Saturnino pode apenas indicar violação

A expectativa dos líderes partidários é de que o relator da violação do painel eletrônico, senador Roberto Saturnino Braga (PSB-RJ), não identifique amanhã, em seu relatório, a penalidade para os senadores Antonio Carlos Magalhães (PFL-BA) e José Roberto Arruda (sem partido-DF).
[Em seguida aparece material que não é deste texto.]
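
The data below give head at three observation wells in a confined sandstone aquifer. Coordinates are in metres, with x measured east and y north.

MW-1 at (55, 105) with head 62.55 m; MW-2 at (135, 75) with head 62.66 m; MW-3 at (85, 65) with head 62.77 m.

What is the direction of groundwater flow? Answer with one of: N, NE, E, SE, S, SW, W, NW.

Taking MW-1 as reference: MW-2−MW-1 = (80, -30, +0.11); MW-3−MW-1 = (30, -40, +0.22).
Determinant of the coordinate differences = 80·(-40) − 30·(-30) = -2300.
∂h/∂x = [(+0.11)·(-40) − (+0.22)·(-30)] / -2300 = -0.0009565
∂h/∂y = [80·(+0.22) − 30·(+0.11)] / -2300 = -0.006217
Flow = −∇h = (+0.0009565 east, +0.006217 north), which points north.

N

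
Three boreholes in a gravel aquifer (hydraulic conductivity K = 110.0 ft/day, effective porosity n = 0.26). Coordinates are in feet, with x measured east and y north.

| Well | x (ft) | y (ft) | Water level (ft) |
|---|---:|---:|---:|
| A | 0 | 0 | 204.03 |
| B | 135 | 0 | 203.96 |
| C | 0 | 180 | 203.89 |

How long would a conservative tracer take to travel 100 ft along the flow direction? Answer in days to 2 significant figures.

250 days

∂h/∂x = (203.96 − 204.03) / (135 − 0) = -0.0005185
∂h/∂y = (203.89 − 204.03) / (180 − 0) = -0.0007778
|∇h| = √(-0.0005185² + -0.0007778²) = 0.0009348
Seepage velocity v = K·i/n = 110.0 × 0.0009348 / 0.26 = 0.3955 ft/day.
t = 100 / 0.3955 = 252.8 days.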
Para evitar que sua decisão seja questionada judicialmente, Saturnino, na avaliação dos senadores, não deverá antecipar o tipo de punição, mas apenas confirmar a violação e pedir a instauração de processo por quebra de decoro parlamentar. Se ocorrer isso, os aliados de ACM serão obrigados a alterar sua estratégia, mas garantem que o impacto inicial da cassação deverá perder força. No caso de o relator seguir esse caminho, tanto ACM quanto Arruda ganham tempo para trabalhar votos em favor da suspensão do mandato na eventual abertura do processo por quebra de decoro parlamentar e derrubar a cassação. " Se Saturnino não explicitar a pena amanhã tira a força da cassação", disse um aliado de ACM. Os partidários do senador baiano trabalharam até agora com a possibilidade de fazer um voto em separado no Conselho de Ética na tentativa de abrandar a pena, contando com hipótese de o relatório vir a pedir explicitamente a cassação do mandato dos dois senadores. Se Saturnino Braga optar pela abertura de processo por decoro parlamentar, a punição poderá ser cassação ou perda temporária do mandato (suspensão) e, obrigatoriamente, a Mesa do Senado precisará abrir o processo e o assunto será devolvido ao Conselho de Ética. Qualquer proposta de renúncia de mandato dos dois senadores envolvidos só poderá ocorrer até à abertura do processo pela Mesa, para não correr o risco de perder os direitos políticos.